Sounds like a slave job to me. Be sure to have enough money set aside to return home if it turns out to be a disaster. The ads always sound good but not reality. How many horses need exercising, stalls cleaned, how many dogs. How big is the house you have to clean once weekly? Fixing fence. Are they in tumble down condition? A 6 mi walk to town. If you decide to leave will they give you a ride or do you have to walk or hitchike with all your possessions. I've met Philipino women who came to Canada with the same promises. Since their way was paid, they are stuck for a year and put in long hours as the threat of a call to Immigration hangs over their head. Check out the laws regarding this matter and labor laws.


----------



## Beneflo (Oct 9, 2012)

Saddlebag said:


> Sounds like a slave job to me. Be sure to have enough money set aside to return home if it turns out to be a disaster. The ads always sound good but not reality. How many horses need exercising, stalls cleaned, how many dogs. How big is the house you have to clean once weekly? Fixing fence. Are they in tumble down condition? A 6 mi walk to town. If you decide to leave will they give you a ride or do you have to walk or hitchike with all your possessions. I've met Philipino women who came to Canada with the same promises. Since their way was paid, they are stuck for a year and put in long hours as the threat of a call to Immigration hangs over their head. Check out the laws regarding this matter and labor laws.

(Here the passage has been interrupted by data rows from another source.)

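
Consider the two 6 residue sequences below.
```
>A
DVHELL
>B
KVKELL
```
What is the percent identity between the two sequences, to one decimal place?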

3 horses, 3 dogs. I currently work at a stable with 35 horses, so I'm used to hard work. I really appreciate the honesty of your comment though, you make some very good points and I'm aware many people are tricked in these au pair-deals, believing they are getting a fair amount of work while they can get to know the culture and language, when they really are unable to do anything else than working day and night. Cross your fingers for me that this is not one of those deals!


----------



## Georgia Rose (Sep 16, 2012)

Hi  If you are afraid that you won't be happy here, you can also just spend a month or so with us and decide later on, if you'd like to stay longer or not. We have been having Aupairs over for the last 2-3 years, I'm happy to give you the e-mail adress of one of them so that you can get an objective idea of how it is here. We usually always take aupairs with us, when we are going to the beach or doing anything outside. If you get boren during the day, where we aren't at home, you can always ask one of our neighbours to give you a lift if they are on there way to the town.
Saddlebag is right in some points, if you are someone who needs to go partying every night and wants to go shopping as often as possible, you won't be happy here. During the daytime you might also feel lonely because you are alone for quite a few animals. 
The dogs really aren't a lot of work - you just chuck a bit of dry food into their bowls and that's it. The fences are quite a big issue, because our pony (Lucero) keeps on breaking them. At the moment we are trying to replace the wooden parts with metall parts, hopefully it will last a little bit longer that way. You won't have to do extra work - if you are a fast worker, you might finish after an hour or so (I mean, you don't need more than 10min for feeding, mucking out of 3 boxes - shouldn't take more than an hour & the other things you don't even have to do every day), if you prefer to do it relaxed you'll need more or less two. 
I hope I've been able to explain everything a bit better. I'll check the request this evening if I find some time.


----------



## Beneflo (Oct 9, 2012)

Georgia Rose said:


> Hi  If you are afraid that you won't be happy here, you can also just spend a month or so with us and decide later on, if you'd like to stay longer or not. We have been having Aupairs over for the last 2-3 years, I'm happy to give you the e-mail adress of one of them so that you can get an objective idea of how it is here. We usually always take aupairs with us, when we are going to the beach or doing anything outside. If you get boren during the day, where we aren't at home, you can always ask one of our neighbours to give you a lift if they are on there way to the town.
> Saddlebag is right in some points, if you are someone who needs to go partying every night and wants to go shopping as often as possible, you won't be happy here. During the daytime you might also feel lonely because you are alone for quite a few animals.
> The dogs really aren't a lot of work - you just chuck a bit of dry food into their bowls and that's it. The fences are quite a big issue, because our pony (Lucero) keeps on breaking them. At the moment we are trying to replace the wooden parts with metall parts, hopefully it will last a little bit longer that way. You won't have to do extra work - if you are a fast worker, you might finish after an hour or so (I mean, you don't need more than 10min for feeding, mucking out of 3 boxes - shouldn't take more than an hour & the other things you don't even have to do every day), if you prefer to do it relaxed you'll need more or less two.
> I hope I've been able to explain everything a bit better. I'll check the request this evening if I find some time.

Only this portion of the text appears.